Julius Jone’s life is spared hours before the execution. Here’s what happened
Supporters of Julius Jones are relieved after Gov. Kevin Stitt spared his life four hours before execution
Oklahoma Gov. Kevin Stitt has granted clemency to Julius Jones, who was set to be executed on Thursday for the 1999 murder of Paul Howell, according to Axios.
- Stitt made a statement four hours before the execution: “After prayerful consideration and reviewing materials presented by all sides of this case, I have determined to commute Julius Jones’ sentence to life imprisonment without the possibility of parole.”
Jones was a 19-year old student at the University of Oklahoma when he was charged for the death of Howell, per NBC News.
- According to the report, Howell, an insurance executive, was shot in the driveway of his parents’ home in Edmond.
- Jones has vocalized his innocence, saying he was set up by the actual shooter.
- Parole board member Rochard Smothermon, a former prosecutor, does not believe that Jones is innocent. “To believe in Mr. Jones’ theory of the case, you have to disbelieve every other piece of evidence in the case,” whether it's physical evidence or testimonial, according to NBC News.
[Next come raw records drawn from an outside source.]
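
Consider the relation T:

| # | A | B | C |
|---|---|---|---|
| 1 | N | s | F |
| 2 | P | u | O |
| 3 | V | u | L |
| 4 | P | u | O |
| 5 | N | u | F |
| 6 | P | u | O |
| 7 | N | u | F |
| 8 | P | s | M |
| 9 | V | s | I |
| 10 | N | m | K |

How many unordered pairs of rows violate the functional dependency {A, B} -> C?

0

(A=P, B=u): all 3 rows agree on C — 0 pairs.
(A=N, B=u): all 2 rows agree on C — 0 pairs.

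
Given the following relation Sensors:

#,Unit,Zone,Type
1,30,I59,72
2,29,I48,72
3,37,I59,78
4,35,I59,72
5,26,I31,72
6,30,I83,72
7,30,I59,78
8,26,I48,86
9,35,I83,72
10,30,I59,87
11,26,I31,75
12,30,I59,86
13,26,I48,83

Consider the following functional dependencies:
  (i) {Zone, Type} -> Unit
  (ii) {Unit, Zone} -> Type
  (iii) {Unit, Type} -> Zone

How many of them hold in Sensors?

(i) {Zone, Type} -> Unit: (Zone=I59, Type=72): rows 1, 4 → Unit takes values {30, 35} — violation; (Zone=I59, Type=78): rows 3, 7 → Unit takes values {37, 30} — violation; (Zone=I83, Type=72): rows 6, 9 → Unit takes values {30, 35} — violation — fails.
(ii) {Unit, Zone} -> Type: (Unit=30, Zone=I59): rows 1, 7, 10, 12 → Type takes values {72, 78, 87, 86} — violation; (Unit=26, Zone=I31): rows 5, 11 → Type takes values {72, 75} — violation; (Unit=26, Zone=I48): rows 8, 13 → Type takes values {86, 83} — violation — fails.
(iii) {Unit, Type} -> Zone: (Unit=30, Type=72): rows 1, 6 → Zone takes values {I59, I83} — violation; (Unit=35, Type=72): rows 4, 9 → Zone takes values {I59, I83} — violation — fails.
None of the 3 dependencies hold.

0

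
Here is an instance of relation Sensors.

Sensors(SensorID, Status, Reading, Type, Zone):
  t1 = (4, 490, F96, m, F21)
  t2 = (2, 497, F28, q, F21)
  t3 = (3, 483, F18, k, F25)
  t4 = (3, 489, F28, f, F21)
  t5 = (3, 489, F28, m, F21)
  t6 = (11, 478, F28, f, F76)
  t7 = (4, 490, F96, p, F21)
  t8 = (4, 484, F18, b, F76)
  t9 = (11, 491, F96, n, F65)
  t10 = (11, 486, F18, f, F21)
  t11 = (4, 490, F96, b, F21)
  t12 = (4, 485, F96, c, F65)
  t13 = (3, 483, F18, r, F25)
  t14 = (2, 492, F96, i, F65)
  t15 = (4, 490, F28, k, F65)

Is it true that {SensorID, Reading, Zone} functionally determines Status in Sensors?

(SensorID=4, Reading=F96, Zone=F21): rows 1, 7, 11 → Status = 490, 490, 490 ✓
(SensorID=2, Reading=F28, Zone=F21): row 2 → Status = 497 ✓
(SensorID=3, Reading=F18, Zone=F25): rows 3, 13 → Status = 483, 483 ✓
(SensorID=3, Reading=F28, Zone=F21): rows 4, 5 → Status = 489, 489 ✓
(SensorID=11, Reading=F28, Zone=F76): row 6 → Status = 478 ✓
(SensorID=4, Reading=F18, Zone=F76): row 8 → Status = 484 ✓
(SensorID=11, Reading=F96, Zone=F65): row 9 → Status = 491 ✓
(SensorID=11, Reading=F18, Zone=F21): row 10 → Status = 486 ✓
(SensorID=4, Reading=F96, Zone=F65): row 12 → Status = 485 ✓
(SensorID=2, Reading=F96, Zone=F65): row 14 → Status = 492 ✓
(SensorID=4, Reading=F28, Zone=F65): row 15 → Status = 490 ✓
Every {SensorID, Reading, Zone} value is associated with a single Status value, so {SensorID, Reading, Zone} -> Status holds.

Yes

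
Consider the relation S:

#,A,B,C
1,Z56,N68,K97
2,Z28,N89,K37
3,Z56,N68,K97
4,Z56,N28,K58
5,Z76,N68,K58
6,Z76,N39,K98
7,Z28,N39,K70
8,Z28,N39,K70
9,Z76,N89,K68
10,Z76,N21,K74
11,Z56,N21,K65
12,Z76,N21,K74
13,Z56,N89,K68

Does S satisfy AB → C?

(A=Z56, B=N68): rows 1, 3 → C = K97, K97 ✓
(A=Z28, B=N89): row 2 → C = K37 ✓
(A=Z56, B=N28): row 4 → C = K58 ✓
(A=Z76, B=N68): row 5 → C = K58 ✓
(A=Z76, B=N39): row 6 → C = K98 ✓
(A=Z28, B=N39): rows 7, 8 → C = K70, K70 ✓
(A=Z76, B=N89): row 9 → C = K68 ✓
(A=Z76, B=N21): rows 10, 12 → C = K74, K74 ✓
(A=Z56, B=N21): row 11 → C = K65 ✓
(A=Z56, B=N89): row 13 → C = K68 ✓
Every AB value is associated with a single C value, so AB → C holds.

Yes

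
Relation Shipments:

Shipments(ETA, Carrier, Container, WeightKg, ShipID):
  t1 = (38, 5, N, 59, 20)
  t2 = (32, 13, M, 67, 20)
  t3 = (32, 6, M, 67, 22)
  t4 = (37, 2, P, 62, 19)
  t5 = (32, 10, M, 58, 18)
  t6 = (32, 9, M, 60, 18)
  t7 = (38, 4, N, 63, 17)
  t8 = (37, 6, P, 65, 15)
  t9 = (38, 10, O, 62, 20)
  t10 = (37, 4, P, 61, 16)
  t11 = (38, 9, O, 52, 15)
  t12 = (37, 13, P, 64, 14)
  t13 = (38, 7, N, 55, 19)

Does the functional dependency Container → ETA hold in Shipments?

Yes

Container=N: rows 1, 7, 13 → ETA = 38, 38, 38 ✓
Container=M: rows 2, 3, 5, 6 → ETA = 32, 32, 32, 32 ✓
Container=P: rows 4, 8, 10, 12 → ETA = 37, 37, 37, 37 ✓
Container=O: rows 9, 11 → ETA = 38, 38 ✓
Every Container value is associated with a single ETA value, so Container → ETA holds.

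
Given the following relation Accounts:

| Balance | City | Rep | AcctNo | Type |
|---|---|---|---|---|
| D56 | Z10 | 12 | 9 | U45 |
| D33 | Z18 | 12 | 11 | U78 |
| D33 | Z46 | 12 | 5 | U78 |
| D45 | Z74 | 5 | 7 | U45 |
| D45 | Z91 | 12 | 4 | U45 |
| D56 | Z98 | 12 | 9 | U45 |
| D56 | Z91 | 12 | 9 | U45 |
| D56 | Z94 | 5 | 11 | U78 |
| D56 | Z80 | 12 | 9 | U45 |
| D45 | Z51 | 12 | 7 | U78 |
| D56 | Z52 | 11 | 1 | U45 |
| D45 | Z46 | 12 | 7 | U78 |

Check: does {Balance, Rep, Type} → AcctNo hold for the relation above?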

The physical evidence in question is a red bandana, wrapped around the murder weapon, a handgun, according to The Associated Press. Jones’ DNA was traced on the bandana, though Jones has said that it was planted by the actual shooter.
This case has received traction over the recent years.
- Last July, 100 protesters gathered at the Oklahoma Capitol, asking for his release, according to the AP News report.
- The Innocence Project has also participated in sending letters to Stitt to save Jones’ life.
- Celebrities like Kim Kardashian West, Kerry Washington and Stephen Curry also called for Stitt to commute Jones’ sentence, per the report.